Post-July 2013 arrests involve obtaining and submitting an application package from the relevant county’s solicitor or prosecutor’s office. Given the variance in county procedures, seeking advice from a seasoned attorney is advisable to navigate the nuances successfully.

Remember, while the process is intricate, securing a record restriction can significantly impact your future, opening doors previously closed by a criminal record.

Farnsworth & Murphy, LLC can Help You

If you want to get your criminal record restricted in Georgia and determine your eligibility, our lawyers at Farnsworth and Murphy, LLC, can help you. Our legal team is well-versed in all aspects of record restriction laws.

It is understandably complicated to navigate Georgia criminal history record restriction laws and eligibility requirements. However, this should not stop you from seeking a restriction and saving your future.

Contact us today to schedule a free consultation.

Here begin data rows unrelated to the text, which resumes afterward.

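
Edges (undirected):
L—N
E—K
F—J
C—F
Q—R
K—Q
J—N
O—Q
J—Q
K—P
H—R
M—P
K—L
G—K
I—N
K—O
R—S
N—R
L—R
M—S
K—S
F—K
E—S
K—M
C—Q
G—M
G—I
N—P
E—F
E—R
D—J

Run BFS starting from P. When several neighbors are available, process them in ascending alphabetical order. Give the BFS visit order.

P K M N E F G L O Q S I J R C D H

Visit P; enqueue K, M, N → queue [K, M, N]
Visit K; enqueue E, F, G, L, O, Q, S → queue [M, N, E, F, G, L, O, Q, S]
Visit M → queue [N, E, F, G, L, O, Q, S]
Visit N; enqueue I, J, R → queue [E, F, G, L, O, Q, S, I, J, R]
Visit E → queue [F, G, L, O, Q, S, I, J, R]
Visit F; enqueue C → queue [G, L, O, Q, S, I, J, R, C]
Visit G → queue [L, O, Q, S, I, J, R, C]
Visit L → queue [O, Q, S, I, J, R, C]
Visit O → queue [Q, S, I, J, R, C]
Visit Q → queue [S, I, J, R, C]
Visit S → queue [I, J, R, C]
Visit I → queue [J, R, C]
Visit J; enqueue D → queue [R, C, D]
Visit R; enqueue H → queue [C, D, H]
Visit C → queue [D, H]
Visit D → queue [H]
Visit H → queue []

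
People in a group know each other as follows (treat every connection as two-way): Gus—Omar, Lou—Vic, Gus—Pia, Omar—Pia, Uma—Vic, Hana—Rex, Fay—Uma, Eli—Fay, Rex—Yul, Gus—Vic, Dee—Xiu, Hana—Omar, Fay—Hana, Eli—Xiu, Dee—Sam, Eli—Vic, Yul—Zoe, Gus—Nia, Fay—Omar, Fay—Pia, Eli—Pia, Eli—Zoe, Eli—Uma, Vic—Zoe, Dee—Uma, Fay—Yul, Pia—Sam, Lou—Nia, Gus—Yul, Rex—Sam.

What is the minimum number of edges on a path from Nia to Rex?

3

Level 0: Nia
Level 1: Gus, Lou
Level 2: Omar, Pia, Vic, Yul
Level 3: Eli, Fay, Hana, Rex, Sam, Uma, Zoe
Level 4: Dee, Xiu
Rex first appears at level 3.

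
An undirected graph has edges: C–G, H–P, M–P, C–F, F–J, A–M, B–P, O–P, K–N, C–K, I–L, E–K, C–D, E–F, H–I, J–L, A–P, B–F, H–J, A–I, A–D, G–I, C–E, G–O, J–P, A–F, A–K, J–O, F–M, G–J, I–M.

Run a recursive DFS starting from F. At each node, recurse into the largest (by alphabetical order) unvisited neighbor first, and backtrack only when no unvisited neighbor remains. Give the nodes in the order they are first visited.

F -> M -> P -> O -> J -> L -> I -> H -> G -> C -> K -> N -> E -> A -> D -> B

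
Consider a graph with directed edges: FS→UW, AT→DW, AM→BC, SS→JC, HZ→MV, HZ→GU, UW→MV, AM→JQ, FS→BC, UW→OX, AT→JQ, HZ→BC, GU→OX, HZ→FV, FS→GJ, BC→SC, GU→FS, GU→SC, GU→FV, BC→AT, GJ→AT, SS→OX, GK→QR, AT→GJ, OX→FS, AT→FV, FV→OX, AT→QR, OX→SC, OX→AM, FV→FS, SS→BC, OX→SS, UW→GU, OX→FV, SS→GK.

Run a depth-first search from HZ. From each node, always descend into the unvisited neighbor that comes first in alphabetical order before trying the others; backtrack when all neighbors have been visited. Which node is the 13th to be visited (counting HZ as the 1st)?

Visit HZ
HZ → BC
BC → AT
AT → DW
AT → FV
FV → FS
FS → GJ
FS → UW
UW → GU
GU → OX
OX → AM
AM → JQ
OX → SC
OX → SS
SS → GK
GK → QR
SS → JC
UW → MV

Visit order: HZ, BC, AT, DW, FV, FS, GJ, UW, GU, OX, AM, JQ, SC, SS, GK, QR, JC, MV

SC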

Who Can See a Restricted Record in Georgia?

Criminal records in Georgia are restricted for all non-criminal justice purposes, including employment background checks. This means that no one can access a restricted criminal record except law enforcement agencies, courts, and prosecutors.

What Is the Automatic Record Restriction in Georgia?

According to OCGA § 35-3-37 (h)(1)(A)(ii), the criminal records of cases that were referred to prosecution within certain time limits are automatically restricted. For misdemeanors, the time limit is two years, whereas for felonies, it’s four. The time limit for a serious violent felony or a sexual felony involving a minor under 16 is seven years.